No further explanation. No farewell. Just the faint echo of boots on stone, and then nothing at all.
Zorko and Hothor stood beside the Book, its cover still closed, but no longer inert.
It was listening.
They stood together, side by side.
Zorko didn’t look at Hothor. He looked at the Book, still closed. But something had changed. It no longer felt like a sealed vault. It felt... ready.
"I don’t know his name," Zorko said softly. "But I can try to describe him."
Hothor gave a faint nod.
Zorko stepped forward, hands loose at his sides, voice gentle now.
"I think he was someone who didn’t get the story he was promised. Someone who kept expecting a knock on the door that never came. Who shaped himself from questions no one else knew to ask."
The Book didn’t react.
Until it did.
The spine loosened with a quiet motion, like old breath. The cover eased open. One page turned itself, slow and quiet, as if the Book were drawing breath.
A single name etched itself into the stone. Not glowing. Just there.
Zorko leaned in, squinted, and read it aloud.
The sound was simple. Strange. Musical.
Hothor blinked. Just once. Then a small, honest smile appeared. One that looked unused.

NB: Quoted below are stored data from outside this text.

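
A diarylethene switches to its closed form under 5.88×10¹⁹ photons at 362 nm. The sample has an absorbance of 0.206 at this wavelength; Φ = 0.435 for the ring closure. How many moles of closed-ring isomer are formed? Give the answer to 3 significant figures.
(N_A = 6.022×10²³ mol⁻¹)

Moles of photons: 5.88×10¹⁹ / 6.022×10²³ = 9.764×10⁻⁵ mol.
Fraction absorbed: 1 − 10^(−0.206) = 0.3777.
Photons absorbed: 0.3777 × 9.764×10⁻⁵ = 3.688×10⁻⁵ mol.
Product: Φ × n_abs = 0.435 × 3.688×10⁻⁵ = 1.604×10⁻⁵ mol.

1.60×10⁻⁵ mol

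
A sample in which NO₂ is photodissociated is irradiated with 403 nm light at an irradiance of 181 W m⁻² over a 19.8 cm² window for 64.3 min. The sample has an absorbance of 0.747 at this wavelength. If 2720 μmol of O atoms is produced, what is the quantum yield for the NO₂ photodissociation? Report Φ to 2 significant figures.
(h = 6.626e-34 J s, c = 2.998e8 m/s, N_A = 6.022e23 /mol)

Product: 2720 μmol = 0.00272 mol.
Photon energy at 403 nm: hc/λ = (6.626e-34)(2.998e8)/(403e-9) = 4.929e-19 J.
Energy delivered: (181 W m⁻²)(19.8e-4 m²)(3858 s) = 1383 J.
Photons incident: 1383 / 4.929e-19 = 2.806e21, i.e. 2.806e21/6.022e23 = 0.004660 mol.
Fraction absorbed: 1 − 10^(−0.747) = 0.8209.
Photons absorbed: 0.8209 × 0.004660 = 0.003825 mol.
Φ = 0.00272 mol / 0.003825 mol photons = 0.71.

Φ = 0.71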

"I never thought I’d get to know him," he said, voice quiet. "Maybe this is enough."
Zorko grinned. "Sometimes the answer isn’t relief or pain. Sometimes it’s just... lighter."
The orb flickered.
The room tilted.
Zorko placed one hand on the side of the pedestal, grounding himself.
“Final appraisal: One thousand gold in borrowed silence, none in resale for a book that refuses to be owned, and one priceless truth — even what we cannot name can still be felt.”
The Book stayed open.
The name stayed visible.
And for the first time in a long while, so did Hothor.